Live coverage of such events has a certain morbid fascination and of course can be extremely worrying if you’ve got family in the affected area. 

With the instant news comes extra responsibility, and reporters and presenters need to be careful about verifying the accuracy of news items as some reports can have knock on effects and sometimes the wrong people can be targeted. For example, the BBC News reported a fire at the Calais immigrants’ camp and wondered if it mightn’t be a retaliation attack. That was hardly responsible. The fire never resurfaced on any coverage I heard over the weekend, and, in an item about social media coverage on Monday’s Morning Ireland, reporter Lisa Pereira said it was accidental, perhaps caused by an electrical fault. 

She also instanced how a picture allegedly of the rock band playing in the Bataclan Theatre just before the shooting there, was actually from their gig a few days previously at the Olympia in Dublin.

Media responsibility also came into question in coverage of the sexual abuse allegations against a former government minister last week. Was there a leak from a Garda source or a victim source? Late on Thursday night, I heard the dramatic news that Fianna Fáil former minister Pat Carey had resigned from party positions, after intense media questioning, but was denying he had anything to do with it. It appears that whatever the outcome neither Mr Carey nor the alleged victims were well served. Of course several clergy have had to put up with false charges, and though some were guilty, the clergy as a group have been much more demonised. 

And speaking of demonising, when this issue was discussed on Saturday With Clare Byrne last weekend, Fine Gael’s MEP Brian Hayes wondered if the Carey leak might have come from the ‘certain groups’ that didn’t like Carey’s coming out as gay and supporting the passing of the marriage referendum. That was a nasty suggestion, made without any evidence, and followed Hayes’ criticism of a “new nastiness” in public discourse.

On a lighter note, there was an enjoyable interview with comedian Frank Kelly on Leap of Faith on RTÉ Radio 1 last Friday night. I was listening just before I heard the terrible news from Paris, and followed up with the extended version of the interview on last weekend’s Sunday Spirit programme on RTÉ Radio 1 Extra. 

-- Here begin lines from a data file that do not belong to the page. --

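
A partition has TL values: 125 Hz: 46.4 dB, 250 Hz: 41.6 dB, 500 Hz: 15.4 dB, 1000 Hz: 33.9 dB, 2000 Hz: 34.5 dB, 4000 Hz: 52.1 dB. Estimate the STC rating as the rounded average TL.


Given TL values at each frequency:
  125 Hz: 46.4 dB
  250 Hz: 41.6 dB
  500 Hz: 15.4 dB
  1000 Hz: 33.9 dB
  2000 Hz: 34.5 dB
  4000 Hz: 52.1 dB
Formula: STC ~ round(average of TL values)
Sum = 46.4 + 41.6 + 15.4 + 33.9 + 34.5 + 52.1 = 223.9
Average = 223.9 / 6 = 37.32
Rounded: 37

37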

Frank Kelly said he prayed a lot, had a “constant conversation” with God, but never got angry with Jesus. He believed Jesus was God come to Earth and also an “extremely compassionate man”. If something “contrary” happened, he assumed there was a reason for it that was beyond his comprehension. 

He didn’t like people being dismissive of the commitment of priests, and was “suspicious” of some of the rejection of the influence of the Church in society. As a believer he was concerned when offered the role of Fr Jack in the Father Ted series, and sought reassurances. He agreed with presenter Michael Comyn that there was a “kindness” in the show but described Fr Jack as in many ways a “repellent”, but funny, character. 

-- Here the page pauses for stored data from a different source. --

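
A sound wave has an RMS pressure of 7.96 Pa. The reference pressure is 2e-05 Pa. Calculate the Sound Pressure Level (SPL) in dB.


Given values:
  p = 7.96 Pa
  p_ref = 2e-05 Pa
Formula: SPL = 20 * log10(p / p_ref)
Compute ratio: p / p_ref = 7.96 / 2e-05 = 398000
Compute log10: log10(398000) = 5.599883
Multiply: SPL = 20 * 5.599883 = 112.0

112.0 dB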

Comyn asked Kelly about his faith influences and he referenced a Redemptorist preacher whose descriptions of hell were graphic, but who also warned people not to be put off their faith by a “silly priest”. Following that prompt Kelly takes responsibility for his own faith and doesn’t allow the inadequacies of some priests put him off. 

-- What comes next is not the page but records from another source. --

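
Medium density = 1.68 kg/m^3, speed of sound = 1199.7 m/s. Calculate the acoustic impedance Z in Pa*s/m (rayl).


Given values:
  rho = 1.68 kg/m^3
  c = 1199.7 m/s
Formula: Z = rho * c
Z = 1.68 * 1199.7
Z = 2015.5

2015.5 rayl


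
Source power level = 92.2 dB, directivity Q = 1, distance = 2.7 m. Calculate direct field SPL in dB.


Given values:
  Lw = 92.2 dB, Q = 1, r = 2.7 m
Formula: SPL = Lw + 10 * log10(Q / (4 * pi * r^2))
Compute 4 * pi * r^2 = 4 * pi * 2.7^2 = 91.6088
Compute Q / denom = 1 / 91.6088 = 0.01091598
Compute 10 * log10(0.01091598) = -19.6194
SPL = 92.2 + (-19.6194) = 72.58

72.58 dB


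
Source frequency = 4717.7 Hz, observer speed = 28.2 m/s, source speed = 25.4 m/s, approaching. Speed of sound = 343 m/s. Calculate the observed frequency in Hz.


Given values:
  f_s = 4717.7 Hz, v_o = 28.2 m/s, v_s = 25.4 m/s
  Direction: approaching
Formula: f_o = f_s * (c + v_o) / (c - v_s)
Numerator: c + v_o = 343 + 28.2 = 371.2
Denominator: c - v_s = 343 - 25.4 = 317.6
f_o = 4717.7 * 371.2 / 317.6 = 5513.89

5513.89 Hz


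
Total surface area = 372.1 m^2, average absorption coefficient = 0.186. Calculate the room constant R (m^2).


Given values:
  S = 372.1 m^2, alpha = 0.186
Formula: R = S * alpha / (1 - alpha)
Numerator: 372.1 * 0.186 = 69.2106
Denominator: 1 - 0.186 = 0.814
R = 69.2106 / 0.814 = 85.03

85.03 m^2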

I thought his approach was an interesting mixture of fresh and traditional, though more predictable at one stage when he talked about “the structural Church” being “out of tune” with “sexuality of all kinds”, but that point wasn’t developed, so it was hard to know exactly what he had in mind.

And finally, a word of well-deserved praise for the beautiful music, under the direction of Ian Callanan, on last Sunday’s Mass on RTÉ One. Watch it on the RTÉ Player.